Painful Progress
The deepest valley in Ngoepe’s journey came four years ago with the Altoona Curve on a road trip to Akron, Ohio. He had finally advanced to Class AA, the proving ground for elite prospects, but felt completely overmatched at the plate. Worse — much worse — was an urgent phone call from home: His mother was in the hospital with pneumonia, and it was serious.
Ngoepe had managed his homesickness before. (“Gift is a conformist,” Larkin said. “He adapts well.”) But this felt different. He took batting practice in a fog, swinging as hard as he could at every pitch. When a teammate asked what was wrong, Ngoepe came undone.
He fled the field for the clubhouse, falling to the bathroom floor in tears. Prince, then a coordinator of instruction, found him there and let him compose himself. Huntington happened to be in town, and clearly, Prince said, they needed to talk.
“I know I’m not doing too good right now, and if you want to release me, go ahead and do it,” Ngoepe said he told his bosses. “But I need to be home. I need to be with my mom. My mom’s not doing too good. I will pick family over what I want in my life.”

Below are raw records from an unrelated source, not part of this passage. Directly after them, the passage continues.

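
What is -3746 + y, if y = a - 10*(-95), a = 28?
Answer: -2768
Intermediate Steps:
y = 978 (y = 28 - 10*(-95) = 28 + 950 = 978)
-3746 + y = -3746 + 978 = -2768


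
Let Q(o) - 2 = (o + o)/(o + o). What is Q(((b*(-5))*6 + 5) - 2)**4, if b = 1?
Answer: 81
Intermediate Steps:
Q(o) = 3 (Q(o) = 2 + (o + o)/(o + o) = 2 + (2*o)/((2*o)) = 2 + (2*o)*(1/(2*o)) = 2 + 1 = 3)
Q(((b*(-5))*6 + 5) - 2)**4 = 3**4 = 81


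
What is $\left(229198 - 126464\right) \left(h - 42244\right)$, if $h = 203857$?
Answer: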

There was no need to choose, Huntington said; of course Ngoepe could take all the time he needed at home. Ngoepe spent five torturous days by Maureen’s side until she died, at age 45, a loss that at first seemed to shatter his brothers. He felt a duty to be strong for them.

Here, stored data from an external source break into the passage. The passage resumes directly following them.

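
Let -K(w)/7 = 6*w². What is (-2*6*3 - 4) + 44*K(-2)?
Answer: -7432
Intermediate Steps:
K(w) = -42*w²
(-2*6*3 - 4) + 44*K(-2) = (-2*6*3 - 4) + 44*(-42*(-2)²) = (-12*3 - 4) + 44*(-42*4) = (-36 - 4) + 44*(-168) = -40 - 7392 = -7432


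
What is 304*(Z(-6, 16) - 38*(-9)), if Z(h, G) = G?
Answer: 108832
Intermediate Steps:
304*(Z(-6, 16) - 38*(-9)) = 304*(16 - 38*(-9)) = 304*(16 + 342) = 304*358 = 108832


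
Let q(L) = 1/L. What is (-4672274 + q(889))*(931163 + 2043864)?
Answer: -12357225613967795/889 ≈ -1.3900e+13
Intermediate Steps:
(-4672274 + q(889))*(931163 + 2043864) = (-4672274 + 1/889)*(931163 + 2043864) = (-4672274 + 1/889)*2975027 = -4153651585/889*2975027 = -12357225613967795/889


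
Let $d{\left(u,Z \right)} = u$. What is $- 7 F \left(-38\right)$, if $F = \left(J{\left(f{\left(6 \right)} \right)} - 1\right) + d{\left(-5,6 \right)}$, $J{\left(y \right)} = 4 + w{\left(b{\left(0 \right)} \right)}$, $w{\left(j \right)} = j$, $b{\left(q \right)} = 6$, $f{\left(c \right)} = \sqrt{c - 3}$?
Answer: $1064$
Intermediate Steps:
$f{\left(c \right)} = \sqrt{-3 + c}$
$J{\left(y \right)} = 10$ ($J{\left(y \right)} = 4 + 6 = 10$)
$F = 4$ ($F = \left(10 - 1\right) - 5 = 9 - 5 = 4$)
$- 7 F \left(-38\right) = \left(-7\right) 4 \left(-38\right) = \left(-28\right) \left(-38\right) = 1064$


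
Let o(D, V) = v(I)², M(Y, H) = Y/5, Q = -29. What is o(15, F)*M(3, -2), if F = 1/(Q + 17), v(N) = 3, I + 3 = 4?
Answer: 27/5 ≈ 5.4000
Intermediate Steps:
I = 1 (I = -3 + 4 = 1)
M(Y, H) = Y/5 (M(Y, H) = Y*(⅕) = Y/5)
F = -1/12 (F = 1/(-29 + 17) = 1/(-12) = -1/12 ≈ -0.083333)
o(D, V) = 9 (o(D, V) = 3² = 9)
o(15, F)*M(3, -2) = 9*((⅕)*3) = 9*(⅗) = 27/5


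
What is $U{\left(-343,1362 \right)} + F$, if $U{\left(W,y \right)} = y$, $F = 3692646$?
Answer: $3694008$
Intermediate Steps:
$U{\left(-343,1362 \right)} + F = 1362 + 3692646 = 3694008$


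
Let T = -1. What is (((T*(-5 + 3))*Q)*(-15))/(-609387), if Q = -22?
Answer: -220/203129 ≈ -0.0010831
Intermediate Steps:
(((T*(-5 + 3))*Q)*(-15))/(-609387) = ((-(-5 + 3)*(-22))*(-15))/(-609387) = ((-1*(-2)*(-22))*(-15))*(-1/609387) = ((2*(-22))*(-15))*(-1/609387) = -44*(-15)*(-1/609387) = 660*(-1/609387) = -220/203129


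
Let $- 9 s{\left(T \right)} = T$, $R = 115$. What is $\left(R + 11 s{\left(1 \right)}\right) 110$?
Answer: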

“Everybody’s crying — should I join them?” Ngoepe said. “But I was like: ‘Well, you have a responsibility now. You have to look after your brothers. They collapsed. They’re down. I have to pull them up.’”

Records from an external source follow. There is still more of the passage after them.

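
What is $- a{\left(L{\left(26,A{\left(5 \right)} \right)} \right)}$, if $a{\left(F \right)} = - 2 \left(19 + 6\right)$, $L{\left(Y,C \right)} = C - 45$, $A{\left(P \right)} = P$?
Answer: $50$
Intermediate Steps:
$L{\left(Y,C \right)} = -45 + C$
$a{\left(F \right)} = -50$ ($a{\left(F \right)} = \left(-2\right) 25 = -50$)
$- a{\left(L{\left(26,A{\left(5 \right)} \right)} \right)} = \left(-1\right) \left(-50\right) = 50$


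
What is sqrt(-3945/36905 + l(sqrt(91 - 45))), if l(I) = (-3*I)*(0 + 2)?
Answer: sqrt(-48129 - 2701446*sqrt(46))/671 ≈ 6.3876*I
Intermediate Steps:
l(I) = -6*I (l(I) = -3*I*2 = -6*I)
sqrt(-3945/36905 + l(sqrt(91 - 45))) = sqrt(-3945/36905 - 6*sqrt(91 - 45)) = sqrt(-3945*1/36905 - 6*sqrt(46)) = sqrt(-789/7381 - 6*sqrt(46))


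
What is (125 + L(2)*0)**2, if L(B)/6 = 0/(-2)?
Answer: 15625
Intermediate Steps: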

The feeling was so strong for Ngoepe, Huntington said, that he was not sure he would ever return. Finally Ngoepe did, though, after more than two weeks, convinced that his mother would not want him to quit and believing that her memory could sustain him.
Yet progress was painful. Ngoepe hit .177 in Class AA in 2013, then repeated the level in 2014. After that season, he helped major leaguers run a clinic in South Africa and met Archer, who had no idea that anyone from there played in the pros.
Archer, whose biological father is black, had taken the trip to learn more about his heritage. He was eager to spread baseball to a continent not known for it, but also to interact with people and learn about their life. In Ngoepe he found a native who was grappling with his future in the game.
Archer gave Ngoepe a note with a one-word question: “Why?” Over dinner, Ngoepe shared his doubts and frustration.
“I get it, dude, I get it,” Archer said he had told him. “You’re on a different continent, in a different culture, and there’s no one like you anywhere — in Altoona, Indianapolis, or if you get to the big leagues. But you’re giving hope to more than just yourself.”
Archer insisted that the sacrifices Ngoepe was making — all those seasons away from his brothers, the added pain of leaving them without their mother — would one day make sense. Eventually, Archer promised, there would be a reward. Ngoepe listened and decided to press on.
“His mom named him Gift for a reason,” Archer said. “You get that feeling when you’re around him.”
Reaching the Pinnacle
Ngoepe finally reached Class AAA Indianapolis later in the 2015 season. He abandoned switch-hitting, focusing solely on the right side, and held his own for a few weeks. But last season brought more disappointment: a .217 average, with 130 strikeouts in 332 at-bats.
“He was always trying to find himself with the bat in his hand,” said the first-base coach Kimera Bartee, a minor league instructor throughout Ngoepe’s climb. “But when he’s in between the lines and he’s got that glove on? Extremely comfortable. Always has been, always will be.”
Clint Hurdle, the Pirates’ manager, could not shake the allure of that glove. It lit up the screen when he surveyed the team’s prospects on video. Hurdle would pester the minor league coaches: What about the bat? Do we have a player? But Ngoepe was often his own worst enemy at the plate, too impatient to work deep counts or commit to a consistent technique.